Part of me feels the airplanes reach him, wherever he's gone, and I suppose it gives me some sort of peace. I've spent hours drawing things for him, about him, about us. Through my drawings, I'll convey messages, simply telling him about my day or new things that might pop up. Sometimes I'll draw hours into the night, and occasionally I'll wake up when the moon is watching over to scribble something onto a page in a sudden burst of inspiration. Not everything gets thrown from the wall, but they all pertain to my grief from the death I've breathed in, and not just Levi's. Everyone's.

There have been nights where I'd have fallen asleep in my own bed in the chilly air of the dungeon only to wake up and find myself in his room, in his bed, snuggled between the sheets as if I'd been there the entire night. I can't figure out why, and it's something I've told no one, not even Thomas.

* * *

"Can I ask you something?"

Mikasa and I walk on a stone path through town. She holds her arms behind her back as she gazes upward while I keep my eyes on the ground in front of me, habitually running my thumbs over each other. It's a clear morning, and she's pulled me away from HQ for a walk, though even after half an hour I haven't figured out what the purpose is.

"Hm?"

"Since the titans were exterminated, have you...thought about settling down?"

"Huh?"

"You know...moving out of HQ, finding a house, maybe falling in love? Even, I don't know, starting a family?"

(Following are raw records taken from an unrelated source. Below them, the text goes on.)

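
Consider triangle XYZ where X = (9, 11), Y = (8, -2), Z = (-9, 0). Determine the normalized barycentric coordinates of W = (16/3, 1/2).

(1/6, 2/3, 1/6)

Signed area of the reference triangle: [XYZ] = ½·(9·(-2−0) + 8·(0−11) + (-9)·(11−(-2))) = ½·(-18 − 88 − 117) = -223/2.
[WYZ] = ½·((16/3)·(-2−0) + 8·(0−(1/2)) + (-9)·(1/2−(-2))) = ½·(-32/3 − 4 − 45/2) = -223/12, so the X-coordinate is (-223/12)/(-223/2) = 1/6.
[XWZ] = ½·(9·(1/2−0) + (16/3)·(0−11) + (-9)·(11−(1/2))) = ½·(9/2 − 176/3 − 189/2) = -223/3, so the Y-coordinate is 2/3.
[XYW] = ½·(9·(-2−(1/2)) + 8·(1/2−11) + (16/3)·(11−(-2))) = ½·(-45/2 − 84 + 208/3) = -223/12, so the Z-coordinate is 1/6.
Check: 1/6 + 2/3 + 1/6 = 1.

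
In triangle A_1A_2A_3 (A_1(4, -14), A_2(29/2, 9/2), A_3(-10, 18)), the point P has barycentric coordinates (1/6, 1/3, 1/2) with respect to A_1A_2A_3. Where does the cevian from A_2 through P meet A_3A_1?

Line A_2P meets A_3A_1 where the A_2-coordinate vanishes; zeroing P's A_2-weight and renormalizing leaves A_3, A_1-weights 1/2 : 1/6 → (3/4, 1/4).
So Q = (3/4)·A_3 + (1/4)·A_1 = (-13/2, 10).

(-13/2, 10)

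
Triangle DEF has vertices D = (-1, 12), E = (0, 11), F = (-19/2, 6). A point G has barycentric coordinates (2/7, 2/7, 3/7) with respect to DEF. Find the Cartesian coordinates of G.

(-61/14, 64/7)

G = (2/7)·D + (2/7)·E + (3/7)·F.
x-coordinate: (2/7)·(-1) + (2/7)·0 + (3/7)·(-19/2) = -61/14.
y-coordinate: (2/7)·12 + (2/7)·11 + (3/7)·6 = 64/7.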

I slow a bit. Sniff. "No, I haven't."

She nods a bit. I glance up, cut my eyes in her direction. She's hooked a finger beneath the scarf around her neck - the one I, or anyone else, have not seen her without since the day I gave it to her. Like all of us, it's witnessed and been through a lot. It's frayed at the ends, but otherwise in fair condition.

"I have," she goes on.

"And?"

She alters our path off the stones and through some buildings until we reach a field, just inside the wall. A few trees sprout out of the ground. Flowers sway in the light breeze that's no more than a breath. Spring is worming its way in.